Two samples as shown in Table 1 were selected for testing, and the results are shown in Table 1, and it can be seen that the error rate measured by the method is very small, less than 5%.

TABLE 1 test data sheet of actual samples

The above embodiments are merely illustrative of the technical concept and features of the present invention, and the purpose thereof is to enable those skilled in the art to understand the content of the present invention and implement the invention, and not to limit the scope of the invention, and all equivalent changes or modifications made according to the spirit of the present invention should be covered by the scope of the present invention.

Claims (4)

1. a method for fluorescence detection of trace uranyl ions is characterized by comprising the following steps:

(a) Adding esculin and a mesoporous molecular sieve into a water solution containing uranyl ions, and performing fluorescence detection to obtain the fluorescence intensity of the water solution; the ratio of esculin to the mesoporous molecular sieve is 5-15 mu mol/L: 0.05-0.2 mg/mL;

(b) Preparing a solution without uranyl ions, and measuring the fluorescence intensity of the solution to be F0; the solution which does not contain uranyl ions contains esculin and a mesoporous molecular sieve with the same concentration as that in the step (a);

(c) Preparing solutions containing uranyl ions with different concentrations, and measuring the fluorescence intensity to be Fn; said solutions containing different concentrations of uranyl ions contain the same concentrations of esculin and mesoporous molecular sieve as in step (a);

(d) F0/Fn-1 is used as an ordinate, and the concentration of uranyl ions is used as an abscissa to draw a curve;

(e) Diluting the aqueous solution in the step (a) in proportion until the measured fluorescence intensity falls in the range of 0.001-0.05 [ mu ] mol/L according to the concentration corresponding to the curve in the step (d); multiplying the corresponding concentration by the dilution factor.

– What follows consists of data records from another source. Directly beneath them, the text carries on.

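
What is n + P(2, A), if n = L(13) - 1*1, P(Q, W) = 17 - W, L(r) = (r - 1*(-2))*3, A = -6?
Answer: 67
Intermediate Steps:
L(r) = 6 + 3*r (L(r) = (r + 2)*3 = (2 + r)*3 = 6 + 3*r)
n = 44 (n = (6 + 3*13) - 1*1 = (6 + 39) - 1 = 45 - 1 = 44)
n + P(2, A) = 44 + (17 - 1*(-6)) = 44 + (17 + 6) = 44 + 23 = 67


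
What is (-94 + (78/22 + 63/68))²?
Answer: 4484579089/559504 ≈ 8015.3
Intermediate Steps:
(-94 + (78/22 + 63/68))² = (-94 + (78*(1/22) + 63*(1/68)))² = (-94 + (39/11 + 63/68))² = (-94 + 3345/748)² = (-66967/748)² = 4484579089/559504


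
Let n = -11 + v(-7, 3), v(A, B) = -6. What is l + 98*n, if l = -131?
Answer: -1797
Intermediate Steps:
n = -17 (n = -11 - 6 = -17)
l + 98*n = -131 + 98*(-17) = -131 - 1666 = -1797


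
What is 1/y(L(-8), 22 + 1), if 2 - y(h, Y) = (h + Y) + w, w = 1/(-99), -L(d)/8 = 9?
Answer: 99/5050 ≈ 0.019604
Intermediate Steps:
L(d) = -72 (L(d) = -8*9 = -72)
w = -1/99 ≈ -0.010101
y(h, Y) = 199/99 - Y - h (y(h, Y) = 2 - ((h + Y) - 1/99) = 2 - ((Y + h) - 1/99) = 2 - (-1/99 + Y + h) = 2 + (1/99 - Y - h) = 199/99 - Y - h)
1/y(L(-8), 22 + 1) = 1/(199/99 - (22 + 1) - 1*(-72)) = 1/(199/99 - 1*23 + 72) = 1/(199/99 - 23 + 72) = 1/(5050/99) = 99/5050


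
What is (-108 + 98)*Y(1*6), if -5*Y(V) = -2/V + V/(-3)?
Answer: -14/3 ≈ -4.6667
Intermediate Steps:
Y(V) = V/15 + 2/(5*V) (Y(V) = -(-2/V + V/(-3))/5 = -(-2/V + V*(-1/3))/5 = -(-2/V - V/3)/5 = V/15 + 2/(5*V))
(-108 + 98)*Y(1*6) = (-108 + 98)*((6 + (1*6)**2)/(15*((1*6)))) = -2*(6 + 6**2)/(3*6) = -2*(6 + 36)/(3*6) = -2*42/(3*6) = -10*7/15 = -14/3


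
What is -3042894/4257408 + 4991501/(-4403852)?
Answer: -1443804629879/781208113984 ≈ -1.8482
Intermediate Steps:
-3042894/4257408 + 4991501/(-4403852) = -3042894*1/4257408 + 4991501*(-1/4403852) = -507149/709568 - 4991501/4403852 = -1443804629879/781208113984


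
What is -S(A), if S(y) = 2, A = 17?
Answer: -2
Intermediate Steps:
-S(A) = -1*2 = -2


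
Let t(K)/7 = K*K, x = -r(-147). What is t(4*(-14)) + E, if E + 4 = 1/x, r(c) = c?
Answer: 3226357/147 ≈ 21948.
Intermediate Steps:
x = 147 (x = -1*(-147) = 147)
t(K) = 7*K**2 (t(K) = 7*(K*K) = 7*K**2)
E = -587/147 (E = -4 + 1/147 = -587/147 ≈ -3.9932)
t(4*(-14)) + E = 7*(4*(-14))**2 - 587/147 = 7*(-56)**2 - 587/147 = 7*3136 - 587/147 = 21952 - 587/147 = 3226357/147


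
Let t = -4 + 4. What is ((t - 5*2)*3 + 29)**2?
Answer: 1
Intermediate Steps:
t = 0
((t - 5*2)*3 + 29)**2 = ((0 - 5*2)*3 + 29)**2 = ((0 - 10)*3 + 29)**2 = (-10*3 + 29)**2 = (-30 + 29)**2 = (-1)**2 = 1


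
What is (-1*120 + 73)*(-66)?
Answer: 3102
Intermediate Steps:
(-1*120 + 73)*(-66) = (-120 + 73)*(-66) = -47*(-66) = 3102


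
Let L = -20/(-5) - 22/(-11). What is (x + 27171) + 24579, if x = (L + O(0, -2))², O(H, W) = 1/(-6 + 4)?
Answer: 207121/4 ≈ 51780.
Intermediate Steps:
O(H, W) = -½ (O(H, W) = 1/(-2) = -½)
L = 6 (L = -20*(-⅕) - 22*(-1/11) = 4 + 2 = 6)
x = 121/4 (x = (6 - ½)² = (11/2)² = 121/4 ≈ 30.250)
(x + 27171) + 24579 = (121/4 + 27171) + 24579 = 108805/4 + 24579 = 207121/4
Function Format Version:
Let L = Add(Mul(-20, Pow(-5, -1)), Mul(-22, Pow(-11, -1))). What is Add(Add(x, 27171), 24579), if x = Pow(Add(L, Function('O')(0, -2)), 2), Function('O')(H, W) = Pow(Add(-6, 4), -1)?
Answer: Rational(207121, 4) ≈ 51780.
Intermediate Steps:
Function('O')(H, W) = Rational(-1, 2) (Function('O')(H, W) = Pow(-2, -1) = Rational(-1, 2))
L = 6 (L = Add(Mul(-20, Rational(-1, 5)), Mul(-22, Rational(-1, 11))) = Add(4, 2) = 6)
x = Rational(121, 4) (x = Pow(Add(6, Rational(-1, 2)), 2) = Pow(Rational(11, 2), 2) = Rational(121, 4) ≈ 30.250)
Add(Add(x, 27171), 24579) = Add(Add(Rational(121, 4), 27171), 24579) = Add(Rational(108805, 4), 24579) = Rational(207121, 4)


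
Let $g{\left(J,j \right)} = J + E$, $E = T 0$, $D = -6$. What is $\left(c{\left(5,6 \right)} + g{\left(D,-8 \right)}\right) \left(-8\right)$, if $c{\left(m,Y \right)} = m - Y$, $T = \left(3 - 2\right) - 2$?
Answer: $56$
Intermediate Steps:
$T = -1$ ($T = 1 - 2 = -1$)
$E = 0$ ($E = \left(-1\right) 0 = 0$)
$g{\left(J,j \right)} = J$ ($g{\left(J,j \right)} = J + 0 = J$)
$\left(c{\left(5,6 \right)} + g{\left(D,-8 \right)}\right) \left(-8\right) = \left(\left(5 - 6\right) - 6\right) \left(-8\right) = \left(-1 - 6\right) \left(-8\right) = \left(-7\right) \left(-8\right) = 56$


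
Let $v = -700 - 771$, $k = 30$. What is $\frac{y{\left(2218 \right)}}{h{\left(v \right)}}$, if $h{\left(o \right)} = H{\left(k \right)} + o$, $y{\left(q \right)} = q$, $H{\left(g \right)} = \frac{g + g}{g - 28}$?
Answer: $- \frac{2218}{1441} \approx -1.5392$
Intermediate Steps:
$H{\left(g \right)} = \frac{2 g}{-28 + g}$
$v = -1471$ ($v = -700 - 771 = -1471$)
$h{\left(o \right)} = 30 + o$ ($h{\left(o \right)} = 2 \cdot 30 \frac{1}{-28 + 30} + o = 2 \cdot 30 \cdot \frac{1}{2} + o = 30 + o$)
$\frac{y{\left(2218 \right)}}{h{\left(v \right)}} = \frac{2218}{30 - 1471} = \frac{2218}{-1441} = 2218 \left(- \frac{1}{1441}\right) = - \frac{2218}{1441}$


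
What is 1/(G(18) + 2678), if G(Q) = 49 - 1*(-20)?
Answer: 1/2747 ≈ 0.00036403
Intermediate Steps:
G(Q) = 69 (G(Q) = 49 + 20 = 69)
1/(G(18) + 2678) = 1/(69 + 2678) = 1/2747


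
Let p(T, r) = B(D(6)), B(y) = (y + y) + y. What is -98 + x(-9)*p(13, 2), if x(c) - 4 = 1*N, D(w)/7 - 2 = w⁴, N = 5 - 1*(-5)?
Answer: 381514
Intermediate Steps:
N = 10 (N = 5 + 5 = 10)
D(w) = 14 + 7*w⁴
B(y) = 3*y (B(y) = 2*y + y = 3*y)
p(T, r) = 27258 (p(T, r) = 3*(14 + 7*6⁴) = 3*(14 + 7*1296) = 3*(14 + 9072) = 3*9086 = 27258)
x(c) = 14 (x(c) = 4 + 1*10 = 4 + 10 = 14)
-98 + x(-9)*p(13, 2) = -98 + 14*27258 = -98 + 381612 = 381514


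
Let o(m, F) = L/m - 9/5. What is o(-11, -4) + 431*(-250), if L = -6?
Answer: -5926319/55 ≈ -1.0775e+5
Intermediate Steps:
o(m, F) = -9/5 - 6/m (o(m, F) = -6/m - 9/5 = -9/5 - 6/m)
o(-11, -4) + 431*(-250) = (-9/5 - 6/(-11)) + 431*(-250) = (-9/5 - 6*(-1/11)) - 107750 = (-9/5 + 6/11) - 107750 = -69/55 - 107750 = -5926319/55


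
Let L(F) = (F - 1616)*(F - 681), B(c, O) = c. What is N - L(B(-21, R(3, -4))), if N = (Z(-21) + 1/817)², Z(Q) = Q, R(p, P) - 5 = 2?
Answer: -766766675750/667489 ≈ -1.1487e+6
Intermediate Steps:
R(p, P) = 7 (R(p, P) = 5 + 2 = 7)
N = 294328336/667489 (N = (-21 + 1/817)² = (-17156/817)² = 294328336/667489 ≈ 440.95)
L(F) = (-1616 + F)*(-681 + F)
N - L(B(-21, R(3, -4))) = 294328336/667489 - (1100496 + (-21)² - 2297*(-21)) = 294328336/667489 - (1100496 + 441 + 48237) = 294328336/667489 - 1*1149174 = 294328336/667489 - 1149174 = -766766675750/667489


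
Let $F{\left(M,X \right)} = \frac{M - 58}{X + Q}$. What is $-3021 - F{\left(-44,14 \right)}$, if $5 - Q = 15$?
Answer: $- \frac{5991}{2} \approx -2995.5$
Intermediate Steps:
$Q = -10$ ($Q = 5 - 15 = -10$)
$F{\left(M,X \right)} = \frac{-58 + M}{-10 + X}$ ($F{\left(M,X \right)} = \frac{M - 58}{X - 10} = \frac{-58 + M}{-10 + X}$)
$-3021 - F{\left(-44,14 \right)} = -3021 - \frac{-58 - 44}{-10 + 14} = -3021 - \frac{1}{4} \left(-102\right) = -3021 - - \frac{51}{2} = -3021 + \frac{51}{2} = - \frac{5991}{2}$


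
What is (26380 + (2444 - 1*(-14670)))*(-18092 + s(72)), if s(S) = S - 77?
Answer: -787110918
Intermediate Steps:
s(S) = -77 + S
(26380 + (2444 - 1*(-14670)))*(-18092 + s(72)) = (26380 + (2444 - 1*(-14670)))*(-18092 + (-77 + 72)) = (26380 + (2444 + 14670))*(-18092 - 5) = (26380 + 17114)*(-18097) = 43494*(-18097) = -787110918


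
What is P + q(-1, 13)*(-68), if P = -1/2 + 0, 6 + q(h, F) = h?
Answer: 951/2 ≈ 475.50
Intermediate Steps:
q(h, F) = -6 + h
P = -½ (P = (½)*(-1) + 0 = -½ + 0 = -½ ≈ -0.50000)
P + q(-1, 13)*(-68) = -½ + (-6 - 1)*(-68) = -½ - 7*(-68) = -½ + 476 = 951/2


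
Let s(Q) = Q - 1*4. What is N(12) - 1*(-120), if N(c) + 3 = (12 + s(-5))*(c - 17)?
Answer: 102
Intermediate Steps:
s(Q) = -4 + Q (s(Q) = Q - 4 = -4 + Q)
N(c) = -54 + 3*c (N(c) = -3 + (12 + (-4 - 5))*(c - 17) = -3 + (12 - 9)*(-17 + c) = -3 + 3*(-17 + c) = -3 + (-51 + 3*c) = -54 + 3*c)
N(12) - 1*(-120) = (-54 + 3*12) - 1*(-120) = (-54 + 36) + 120 = -18 + 120 = 102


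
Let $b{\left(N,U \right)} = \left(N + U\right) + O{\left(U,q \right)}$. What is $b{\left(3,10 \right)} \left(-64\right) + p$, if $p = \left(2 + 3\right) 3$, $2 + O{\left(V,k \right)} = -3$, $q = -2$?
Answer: $-497$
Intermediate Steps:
$O{\left(V,k \right)} = -5$ ($O{\left(V,k \right)} = -2 - 3 = -5$)
$b{\left(N,U \right)} = -5 + N + U$ ($b{\left(N,U \right)} = \left(N + U\right) - 5 = -5 + N + U$)
$p = 15$ ($p = 5 \cdot 3 = 15$)
$b{\left(3,10 \right)} \left(-64\right) + p = \left(-5 + 3 + 10\right) \left(-64\right) + 15 = 8 \left(-64\right) + 15 = -512 + 15 = -497$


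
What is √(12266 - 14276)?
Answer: I*√2010 ≈ 44.833*I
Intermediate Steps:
√(12266 - 14276) = √(-2010) = I*√2010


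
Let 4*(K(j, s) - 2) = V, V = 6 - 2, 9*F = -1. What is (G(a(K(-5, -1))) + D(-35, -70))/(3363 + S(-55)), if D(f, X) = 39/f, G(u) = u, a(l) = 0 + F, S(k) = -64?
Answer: -386/1039185 ≈ -0.00037144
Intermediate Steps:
F = -1/9 (F = (1/9)*(-1) = -1/9 ≈ -0.11111)
V = 4
K(j, s) = 3 (K(j, s) = 2 + (1/4)*4 = 2 + 1 = 3)
a(l) = -1/9 (a(l) = 0 - 1/9 = -1/9)
(G(a(K(-5, -1))) + D(-35, -70))/(3363 + S(-55)) = (-1/9 + 39/(-35))/(3363 - 64) = (-1/9 + 39*(-1/35))/3299 = (-1/9 - 39/35)*(1/3299) = -386/315*1/3299 = -386/1039185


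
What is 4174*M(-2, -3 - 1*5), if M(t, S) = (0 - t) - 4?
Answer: -8348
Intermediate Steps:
M(t, S) = -4 - t (M(t, S) = -t - 4 = -4 - t)
4174*M(-2, -3 - 1*5) = 4174*(-4 - 1*(-2)) = 4174*(-4 + 2) = 4174*(-2) = -8348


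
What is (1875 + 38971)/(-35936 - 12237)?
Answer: -40846/48173 ≈ -0.84790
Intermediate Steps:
(1875 + 38971)/(-35936 - 12237) = 40846/(-48173) = 40846*(-1/48173) = -40846/48173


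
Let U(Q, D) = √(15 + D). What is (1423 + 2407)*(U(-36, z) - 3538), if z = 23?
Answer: -13550540 + 3830*√38 ≈ -1.3527e+7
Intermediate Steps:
(1423 + 2407)*(U(-36, z) - 3538) = (1423 + 2407)*(√(15 + 23) - 3538) = 3830*(√38 - 3538) = 3830*(-3538 + √38) = -13550540 + 3830*√38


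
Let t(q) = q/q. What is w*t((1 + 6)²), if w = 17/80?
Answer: 17/80 ≈ 0.21250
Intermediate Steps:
t(q) = 1
w = 17/80 (w = 17*(1/80) = 17/80 ≈ 0.21250)
w*t((1 + 6)²) = (17/80)*1 = 17/80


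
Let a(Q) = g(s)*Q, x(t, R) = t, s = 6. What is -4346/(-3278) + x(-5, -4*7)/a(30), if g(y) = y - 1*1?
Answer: 63551/49170 ≈ 1.2925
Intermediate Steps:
g(y) = -1 + y (g(y) = y - 1 = -1 + y)
a(Q) = 5*Q (a(Q) = (-1 + 6)*Q = 5*Q)
-4346/(-3278) + x(-5, -4*7)/a(30) = -4346/(-3278) - 5/(5*30) = -4346*(-1/3278) - 5/150 = 2173/1639 - 5*1/150 = 2173/1639 - 1/30 = 63551/49170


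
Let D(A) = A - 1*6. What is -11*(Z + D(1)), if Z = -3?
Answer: 88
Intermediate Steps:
D(A) = -6 + A (D(A) = A - 6 = -6 + A)
-11*(Z + D(1)) = -11*(-3 + (-6 + 1)) = -11*(-3 - 5) = -11*(-8) = 88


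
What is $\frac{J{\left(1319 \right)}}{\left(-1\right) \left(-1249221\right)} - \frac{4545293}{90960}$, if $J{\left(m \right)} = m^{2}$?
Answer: $- \frac{613314089577}{12625460240} \approx -48.578$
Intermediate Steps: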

2. The method for fluorescence detection of trace uranyl ions according to claim 1, wherein: the ratio of the esculin to the mesoporous molecular sieve is 10 mu mol/L: 0.1 mg/mL.

3. The method for fluorescence detection of trace uranyl ions according to claim 1, wherein: the mesoporous molecular sieve is SBA-15, SBA-1 or MCM-48.

4. the method for fluorescence detection of trace uranyl ions according to claim 1, wherein: in the step (b) and the step (c), the solution not containing the uranyl ions and the solution containing the uranyl ions with different concentrations are prepared by mixing methanol and water in a volume ratio of 1: 1.